Et maintenant, prêtez bien attention à l’ultime coup de génie. Si le mythe s’arrêtait là, il offrirait un contraste un peu ridicule avec ce qui précède. Il lui manquerait la plus grande élévation dont l’imagination humaine soit capable. Dans la dernière scène, tout est renversé. C’est le crépuscule des dieux. Pendant tout le temps, la nature, l’ennemie de toujours, implacable et silencieuse, n’a cessé d’accomplir son œuvre destructrice. Le soleil va se refroidir, les autres soleils aussi, l’univers tout entier court à sa ruine. La vie, sous toutes ses formes, sera bannie, sans nul espoir de retour, de la moindre parcelle de l’espace infini. Tout s’achève dans le néant ; « des ténèbres insondables recouvrent l’univers ». Le mythe se déroule donc de la façon la plus noble que nous puissions concevoir. Un déroulement semblable se retrouve dans mainte tragédie élisabéthaine où le destin du protagoniste suit une courbe lentement ascendante d’abord, avec un sommet au quatrième acte, puis rapidement descendante. Vous le voyez s’élever et s’élever encore, puis étinceler à l’apogée de sa grandeur pour se précipiter finalement vers sa ruine.
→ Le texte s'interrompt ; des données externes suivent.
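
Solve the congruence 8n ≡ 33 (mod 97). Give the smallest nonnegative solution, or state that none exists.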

Un tel drame universel fait vibrer tout notre être. Les premières luttes du héros (le thème est délicieusement répété : joué d’abord par la vie, il l’est ensuite par l’homme) font appel à notre générosité. Son exaltation future donne lieu à un optimisme raisonnable. Car la fin tragique paraît si lointaine qu’on n’a pas besoin d’y penser très souvent – nous travaillons sur des millions d’années. Et la fin tragique comporte en elle-même suffisamment d’ironie, de grandeur pour nous mettre au défi et nous empêcher de penser que tout le reste est fade. Il y a dans ce mythe une telle beauté qu’elle mérite d’être exprimée dans un registre poétique bien meilleur que cela n’a été fait jusqu’à présent. Je souhaite qu’un grand génie parvienne à la cristalliser avant que le courant incessant de l’évolution philosophique ne l’emporte à jamais. Je fais allusion, bien sûr, à la beauté que revêt ce mythe, que l’on croie ou non à sa réalité. Là, il m’est possible de parler par expérience : car, alors que je ne crois pas la moitié de ce qu’il dit du passé et moins que rien de ce qu’il dit de l’avenir, je suis profondément ému à chaque fois que je songe à ce mythe. La seule autre histoire – à moins que ce ne soit qu’une variante de la même histoire – qui m’émeuve à un même degré est L’Anneau de Nibelung (Enden sah ich die Welt !).
Nous ne pouvons donc pas rejeter la théologie uniquement parce qu’elle se pare de traits poétiques. Toutes les conceptions du monde, par le simple fait qu’elles sont crues, apportent une certaine poésie à ceux qui y croient. Et elles ont presque toutes des qualités poétiques, que l’on y croie ou non. Nous devons nous y attendre : l’homme, étant un animal poétique, ne touche à rien sans l’orner.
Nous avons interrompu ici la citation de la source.